Behind the Lines: All together now
Welcome to Behind the Lines, a weekly conversation with Salt Lake Tribune cartoonist Pat Bagley and BYU economist Val Lambson.
Lambson: Bill Clinton delivered what indeed was a rousing speech. Who wouldn't rather live in a "we're in this together" society than a "winner take all" society? Certainly no true American can refuse to "champion the cause for which our founders pledged their lives, their fortunes, their sacred honor, the cause of forming a more perfect union."
Wait a minute. That wasn't the cause. That pledge comes from the Declaration of Independence, which asserted rights to life, liberty and the pursuit of happiness. The Constitution came later, with the purposes of creating a more perfect union and securing the blessings of liberty, among others. Liberty seems to be the common theme. What does a "we're in this together" society even mean?
Bagley: It's implied in the first word of the Constitution: "We." In fact, the entire preamble to the Constitution is one big "we're in this together." Certain Southern gentlemen once took exception to so much togetherness and loudly left the Union to preserve their "Freedom and Liberty." It is worth noting that the freedom they were so cussedly determined to preserve was the freedom to own another human being.
Also, like it or not, we humans are social animals.
Lambson: What is it with you Democrats looking for subtle nuance in two-letter words like "is" and "we"? Like you, I think slavery is wrong when it entails forcing human beings to work in the fields and expropriating the fruits of their labors. Unlike you, I think slavery is ALWAYS wrong, including servitude to government. Part of the founders' cause referenced by the former president was to escape the yoke of onerous taxation.
Also, like it or not, we human beings are not social animals in the same way bees and ants are. "We're in this together" is often used to try to elicit ant-like collective action leading to wars and other atrocities.
Bagley: Welcome to the Beehive State. To early Mormons the beehive was a symbol of working for the common good. Religion and any moral ethical code worth its salt correctly stresses our interconnectedness. And do you really want to equate paying taxes with being a slave in antebellum Dixie?
Lambson: Religion correctly stresses our interconnectedness while allowing for individual choice. This was reflected in the national motto suggested by Benjamin Franklin: "Rebellion to tyrants is obedience to God." All analogies break down when pushed too far. The beehive is no exception. Neither is the comparison of slavery in antebellum Dixie with the servitude inherent in current taxation. Of course the former is far more egregious. But they are both a form of servitude.

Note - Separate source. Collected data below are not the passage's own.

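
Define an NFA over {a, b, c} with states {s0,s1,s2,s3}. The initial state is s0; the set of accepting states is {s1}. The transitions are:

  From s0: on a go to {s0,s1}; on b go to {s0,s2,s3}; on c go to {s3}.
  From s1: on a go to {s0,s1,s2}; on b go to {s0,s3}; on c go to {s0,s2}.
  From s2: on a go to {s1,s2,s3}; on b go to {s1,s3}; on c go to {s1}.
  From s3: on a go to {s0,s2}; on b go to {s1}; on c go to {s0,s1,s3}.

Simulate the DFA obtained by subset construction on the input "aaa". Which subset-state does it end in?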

Bagley: Franklin also said, " We must all hang together, or assuredly we shall all hang separately." You, of course, are free to choose to opt-out of our American social compact and keep all your money. I hear Somalia is relatively tax-and-government-free.
Lambson: The trick is to navigate between the Scylla of dictatorship and the Charybdis of anarchy without drifting into either. The United States of America has been very successful in doing so, largely due to the genius of the founders, but it is not immune. Jefferson was right that the price of liberty is eternal vigilance. I would rather be vigilant from here than from Somalia. I hope you don't mind.
Bagley: I suppose Utah Valley is as fine a place as any to contemplate those unfortunate serfs slaving their lives away in socialist purgatories like Sweden and Germany. It must be horrible not worrying about bankruptcy when you get sick.
Last week's Top Comment from ManoloMe about the LDS enthusiasm for Mitt Romney's Republican nomination is self-congratulatory, but what's the point of a blog anyway?
"Pat, I know I should be offended, but that cartoon is hysterical."